Spinel Ni(Al,Fe)2O4 Solid Solution as an Oxygen Carrier for Chemical Looping Combustion

Abstract

Our research staff has been able to perform long-term operation of a 200 kW gas-circulating combustion system successfully for over 100 h with NiO/Al2O3 oxygen carrier particles that were produced in large quantities using a pilot-plant spray dryer. After such a result, we are planning to scale-up the process to a 1–10 MW system. Iron oxide, which is relatively cheaper than expensive NiO, has been considered for this step, and nine different types of NiO/Fe2O3/Al2O3 mixed metal oxides were produced by adding iron oxide to NiO with a 22.5–47.5 wt % ratio, adding 30 wt % Al2O3 as support, and finally, forming material using the spray-drying method.

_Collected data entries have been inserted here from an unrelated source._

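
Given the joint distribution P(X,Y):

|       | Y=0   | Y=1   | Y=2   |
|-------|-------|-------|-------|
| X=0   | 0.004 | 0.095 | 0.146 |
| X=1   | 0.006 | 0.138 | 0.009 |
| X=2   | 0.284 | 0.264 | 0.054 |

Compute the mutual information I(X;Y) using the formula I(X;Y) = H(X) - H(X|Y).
0.3349 bits

I(X;Y) = H(X) - H(X|Y)

Marginal of X (row sums):
  P(X=0) = 0.004 + 0.095 + 0.146 = 0.245
  P(X=1) = 0.006 + 0.138 + 0.009 = 0.153
  P(X=2) = 0.284 + 0.264 + 0.054 = 0.602
H(X) = -[0.245·log₂(0.245) + 0.153·log₂(0.153) + 0.602·log₂(0.602)]
  = 0.497141 + 0.414385 + 0.440763 = 1.352289 bits

Marginal of Y (column sums):
  P(Y=0) = 0.004 + 0.006 + 0.284 = 0.294
  P(Y=1) = 0.095 + 0.138 + 0.264 = 0.497
  P(Y=2) = 0.146 + 0.009 + 0.054 = 0.209
H(X|Y) = Σ_y P(y)·H(X|Y=y):
  Y=0: P(Y=0) = 0.294, P(X|Y=0) = (2/147, 1/49, 142/147) → H(X|Y=0) = 0.247162
  Y=1: P(Y=1) = 0.497, P(X|Y=1) = (95/497, 138/497, 264/497) → H(X|Y=1) = 1.454421
  Y=2: P(Y=2) = 0.209, P(X|Y=2) = (146/209, 9/209, 54/209) → H(X|Y=2) = 1.061390
H(X|Y) = 0.294·0.247162 + 0.497·1.454421 + 0.209·1.061390 = 1.017343 bits

I(X;Y) = H(X) - H(X|Y) = 1.352289 - 1.017343 = 0.3349 bits

Cross-check via I(X;Y) = H(X) + H(Y) - H(X,Y): computing H(Y) from the column sums and H(X,Y) from the 9 cells in the same way gives H(Y) = 1.492563 bits and H(X,Y) = 2.509906 bits, so
I(X;Y) = 1.352289 + 1.492563 - 2.509906 = 0.3349 bits ✓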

Results from both physical property tests [tapping density, particle size analysis, attrition index (AI), porosity analysis, and Brunauer–Emmett–Teller (BET) surface area] and chemical property tests [scanning electron microscopy (SEM), electron probe X-ray microanalysis (EPMA), and X-ray diffraction (XRD)] suggest that a mixed metal oxide of 22.5 wt % NiO, 47.5 wt % Fe2O3, and 30 wt % Al2O3 calcined at 1100 °C is suitable for the fluidized-bed process with excellent oxygen-transfer capability. Oxygen-transfer capability was higher than the theoretical value of N1F2 particles, and it can be explained as spinel Ni(Al,Fe)2O4 solid solution through XRD analysis. It is believed that mixed metal oxides produced are good candidates for media-circulating combustion of the fluidized-bed process for the large capacity of a 1–10 MW system for the future. Because oxygen-transfer capability of the mixed metal oxides was maintained without degradation after multiple cycles and despite the oxidation rate being relatively slow, the reduction rate was very fast.